In his social context, ‘peasant poet’ John Clare was not odd in being a constant reader of the ‘aristocrat poet’ Lord Byron. Even after the latter’s attacks in English Bards and Scotch Reviewers on ‘cobbler’ poets, along with all ‘sons of needless trade’ who might rhyme (‘weavers’, ‘taylors’, labourers with ‘plough’ or ‘spade’), Byron remained a leading influence on labouring-class poets’ work.1 Introducing his volume of labouring-class poetry of the first thirty years of the nineteenth century, Scott McEathron argues that along with Burns and Bloomfield, Byron loomed large for poor poets, including Clare:
perhaps partly because of his avowed hostility, he served several of these figures as a force to grapple with, to imitate, and sometimes to impersonate.

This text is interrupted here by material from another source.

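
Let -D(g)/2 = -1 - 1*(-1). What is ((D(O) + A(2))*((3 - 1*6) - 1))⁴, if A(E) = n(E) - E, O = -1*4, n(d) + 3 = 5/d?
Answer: 10000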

Further, the aggressive self-indulgence of his verse, especially Don Juan but including Childe Harold’s Pilgrimage, seems to have suggested a new avenue of artistic empowerment, and his influence is clear (and often announced) in the vein of wit, satire, and iconoclasm.2
Duncan Wu, meanwhile, gets fired up by the notion that Byron was taken up as a liberal hero
3 – making a mistake as he does so, in assuming that myths and fantasies, public relations and public desire for heroes, are any less important than mere facts. To an extent, fine-grained decades-long reader of Byron though he was, Clare was caught up in that same mythology and idol-worship, as we shall see.